Pauline Collins plays Cissy, the film’s official ditz. Quartet is also the kind of movie that plays dementia for giggles. Then we have Tom Courtenay as Reggie. He has perhaps the picture’s most embarrassing scene, a bit of baloney in which he lectures visiting teens on the similarities between opera and rap. Really. Last and anything but least is Maggie Smith’s Jean.

In addition to being the film’s official diva, she was briefly married to Reggie many years earlier.

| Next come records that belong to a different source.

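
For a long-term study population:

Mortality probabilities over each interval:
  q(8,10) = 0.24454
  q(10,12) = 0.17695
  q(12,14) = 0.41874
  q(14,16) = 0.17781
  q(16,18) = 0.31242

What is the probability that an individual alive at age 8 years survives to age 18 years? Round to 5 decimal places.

0.20432

Chaining the interval survival probabilities: (1 − 0.24454) × (1 − 0.17695) × (1 − 0.41874) × (1 − 0.17781) × (1 − 0.31242).
= 0.75546 × 0.82305 × 0.58126 × 0.82219 × 0.68758 = 0.204317.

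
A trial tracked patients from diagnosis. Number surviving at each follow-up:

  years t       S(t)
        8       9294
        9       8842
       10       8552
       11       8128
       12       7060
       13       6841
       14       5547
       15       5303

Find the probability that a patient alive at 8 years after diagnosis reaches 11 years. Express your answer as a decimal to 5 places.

0.87454

The conditional survival probability is S(11)/S(8) = 8128/9294 = 0.874543.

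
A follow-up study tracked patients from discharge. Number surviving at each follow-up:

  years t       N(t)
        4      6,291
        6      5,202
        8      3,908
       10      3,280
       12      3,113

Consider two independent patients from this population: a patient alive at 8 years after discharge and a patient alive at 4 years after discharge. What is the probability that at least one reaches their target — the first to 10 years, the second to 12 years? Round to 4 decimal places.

0.9188

p₁ = N(10)/N(8) = 3,280/3,908 = 0.839304; p₂ = N(12)/N(4) = 3,113/6,291 = 0.494834.
P(at least one) = 1 − (1−p₁)(1−p₂) = 1 − 0.160696 × 0.505166 = 0.918822.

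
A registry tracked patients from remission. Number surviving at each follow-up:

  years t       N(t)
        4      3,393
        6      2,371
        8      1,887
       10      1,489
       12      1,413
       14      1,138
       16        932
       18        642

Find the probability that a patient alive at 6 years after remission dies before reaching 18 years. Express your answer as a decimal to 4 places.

P(die before 18 | alive at 6) = 1 − N(18)/N(6) = 1 − 642/2,371 = (1,729)/2,371 = 0.729228.

0.7292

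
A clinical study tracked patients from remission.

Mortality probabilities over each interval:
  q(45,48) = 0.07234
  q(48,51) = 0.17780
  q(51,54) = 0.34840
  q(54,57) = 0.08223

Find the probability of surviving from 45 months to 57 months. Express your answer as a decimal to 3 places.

Chaining the interval survival probabilities: (1 − 0.07234) × (1 − 0.17780) × (1 − 0.34840) × (1 − 0.08223).
= 0.92766 × 0.82220 × 0.65160 × 0.91777 = 0.456122.

0.456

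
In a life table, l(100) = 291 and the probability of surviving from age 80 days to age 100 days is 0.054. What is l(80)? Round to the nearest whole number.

l(80) = l(100) / p = 291 / 0.054 = 5389.

5389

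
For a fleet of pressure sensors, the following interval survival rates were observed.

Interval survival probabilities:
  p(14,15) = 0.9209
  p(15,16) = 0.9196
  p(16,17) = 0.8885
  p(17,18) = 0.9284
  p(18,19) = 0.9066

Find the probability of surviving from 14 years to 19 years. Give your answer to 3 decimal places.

P(survive 14→19) = 0.9209 × 0.9196 × 0.8885 × 0.9284 × 0.9066.
= 0.633315.

0.633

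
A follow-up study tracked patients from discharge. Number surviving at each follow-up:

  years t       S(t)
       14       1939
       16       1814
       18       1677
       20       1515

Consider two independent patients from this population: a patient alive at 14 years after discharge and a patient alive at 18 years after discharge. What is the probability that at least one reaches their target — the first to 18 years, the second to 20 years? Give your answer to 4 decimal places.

p₁ = S(18)/S(14) = 1677/1939 = 0.864879; p₂ = S(20)/S(18) = 1515/1677 = 0.903399.
P(at least one) = 1 − (1−p₁)(1−p₂) = 1 − 0.135121 × 0.096601 = 0.986947.

0.9869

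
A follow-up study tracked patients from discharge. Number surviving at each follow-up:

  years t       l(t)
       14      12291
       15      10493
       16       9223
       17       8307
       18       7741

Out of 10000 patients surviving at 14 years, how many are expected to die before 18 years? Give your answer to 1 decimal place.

3701.9

The relevant probability is 1 − 7741/12291 = 0.370190.
Expected number = 10000 × 0.370190 = 3701.9.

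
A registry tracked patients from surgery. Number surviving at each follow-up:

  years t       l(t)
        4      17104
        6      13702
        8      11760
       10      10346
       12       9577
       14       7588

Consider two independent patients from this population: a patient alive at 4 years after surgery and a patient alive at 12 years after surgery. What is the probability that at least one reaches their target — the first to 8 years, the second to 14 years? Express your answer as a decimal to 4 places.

p₁ = l(8)/l(4) = 11760/17104 = 0.687558; p₂ = l(14)/l(12) = 7588/9577 = 0.792315.
P(at least one) = 1 − (1−p₁)(1−p₂) = 1 − 0.312442 × 0.207685 = 0.935110.

0.9351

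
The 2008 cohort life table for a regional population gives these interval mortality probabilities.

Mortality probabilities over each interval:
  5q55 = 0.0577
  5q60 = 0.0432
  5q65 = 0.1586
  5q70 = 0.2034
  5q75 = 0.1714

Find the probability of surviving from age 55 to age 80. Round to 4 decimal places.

0.5007

Survival from 55 to 80 is the product of surviving each interval: (1 − 0.0577) × (1 − 0.0432) × (1 − 0.1586) × (1 − 0.2034) × (1 − 0.1714).
= 0.9423 × 0.9568 × 0.8414 × 0.7966 × 0.8286 = 0.500724.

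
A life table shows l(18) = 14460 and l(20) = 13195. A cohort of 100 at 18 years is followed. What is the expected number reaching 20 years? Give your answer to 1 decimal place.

91.3

The relevant probability is 13195/14460 = 0.912517.
Expected number = 100 × 0.912517 = 91.3.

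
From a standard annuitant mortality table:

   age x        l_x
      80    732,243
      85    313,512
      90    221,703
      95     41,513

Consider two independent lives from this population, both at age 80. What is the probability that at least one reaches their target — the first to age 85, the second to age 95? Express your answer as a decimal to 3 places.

0.461

p₁ = l_85/l_80 = 313,512/732,243 = 0.428153; p₂ = l_95/l_80 = 41,513/732,243 = 0.056693.
P(at least one) = 1 − (1−p₁)(1−p₂) = 1 − 0.571847 × 0.943307 = 0.460573.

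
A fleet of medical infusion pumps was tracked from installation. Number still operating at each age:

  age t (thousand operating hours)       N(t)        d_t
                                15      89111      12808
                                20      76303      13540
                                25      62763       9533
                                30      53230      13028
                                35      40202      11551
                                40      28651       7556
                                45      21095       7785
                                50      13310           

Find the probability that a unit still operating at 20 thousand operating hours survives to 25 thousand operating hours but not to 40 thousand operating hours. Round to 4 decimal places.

0.4471

This is the probability of reaching 25 but not 40, conditional on being operational at 20: (N(25) − N(40)) / N(20).
= (62763 − 28651) / 76303 = 34112 / 76303 = 0.447060.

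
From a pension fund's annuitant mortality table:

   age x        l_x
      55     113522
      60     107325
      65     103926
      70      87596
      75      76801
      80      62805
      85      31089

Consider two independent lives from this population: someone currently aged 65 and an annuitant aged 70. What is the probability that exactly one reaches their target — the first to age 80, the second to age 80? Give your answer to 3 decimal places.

0.455

p₁ = l_80/l_65 = 62805/103926 = 0.604324; p₂ = l_80/l_70 = 62805/87596 = 0.716985.
P(exactly one) = p₁(1−p₂) + (1−p₁)p₂ = 0.171033 + 0.283694 = 0.454727.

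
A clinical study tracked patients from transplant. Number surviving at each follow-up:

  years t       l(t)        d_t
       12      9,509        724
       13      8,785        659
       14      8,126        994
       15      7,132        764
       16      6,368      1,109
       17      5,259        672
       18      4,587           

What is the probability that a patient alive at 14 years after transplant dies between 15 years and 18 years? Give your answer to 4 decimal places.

This is the probability of reaching 15 but not 18, conditional on being alive at 14: (l(15) − l(18)) / l(14).
= (7,132 − 4,587) / 8,126 = 2,545 / 8,126 = 0.313192.

0.3132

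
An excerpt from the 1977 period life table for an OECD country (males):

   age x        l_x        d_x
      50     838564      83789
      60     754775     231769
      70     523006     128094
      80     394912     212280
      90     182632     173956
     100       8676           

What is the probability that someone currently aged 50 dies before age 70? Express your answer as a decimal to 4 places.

0.3763

P(die before 70 | alive at 50) = 1 − l_70/l_50 = 1 − 523006/838564 = (315558)/838564 = 0.376308.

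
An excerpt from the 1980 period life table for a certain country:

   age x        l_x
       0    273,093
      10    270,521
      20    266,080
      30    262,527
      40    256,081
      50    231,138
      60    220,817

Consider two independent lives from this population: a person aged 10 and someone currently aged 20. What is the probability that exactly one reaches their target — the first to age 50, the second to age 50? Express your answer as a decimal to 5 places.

0.23867

p₁ = l_50/l_10 = 231,138/270,521 = 0.854418; p₂ = l_50/l_20 = 231,138/266,080 = 0.868679.
P(exactly one) = p₁(1−p₂) + (1−p₁)p₂ = 0.112203 + 0.126464 = 0.238667.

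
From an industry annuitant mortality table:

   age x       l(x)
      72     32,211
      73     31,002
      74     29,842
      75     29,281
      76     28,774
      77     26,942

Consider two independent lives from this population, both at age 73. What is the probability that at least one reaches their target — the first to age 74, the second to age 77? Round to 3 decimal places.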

Her arrival at the home raises the two questions which drive the action, such as it is-1 Will she reunite with Reggie? 2 Will she reunite with Wilf, Cissy and Reggie (with whom she performed in their prime) for the climactic concert?

A more pressing question is are you likely to care, or even be awake, by the time the third act hobbles into view. I can’t imagine why anyone would. There isn’t a believable moment in this saccharine cartoon. Or a plot development a cataract patient couldn’t see coming a mile away. At the risk of being accused of blasphemy, I would ask additionally whether the world really needed another film in which a bitter Maggie Smith character sweetens up just in time for the closing credits.

Speaking of which: the credits are the one part of the picture which proves moderately captivating. Hoffman filled his fictional retirement home for musicians (there’s a real one in Italy) with true life performers and includes a photo of each from their heyday along with a career synopsis. It’s a motley crew that includes famed soprano Gwyneth Jones, Ronnie Hughes, who played trumpet in Sinatra’s orchestra, and Andrew Sachs, who played Manuel in the John Cleese series Fawlty Towers.

OK, I can’t explain why he’s there but it was nice to see him. It’s nice to see a number of Quartet‘s terrifically gifted Brits-the great Michael Gambon has a small role as the benefit’s flamboyant organizer-though it would have been a whole lot nicer had they been given something worthy of their gifts to do. The bottom line: I’m not sure what convinced Hoffman this was the perfect project for his first time behind the camera. The end result makes an infinitely better case for it being his last.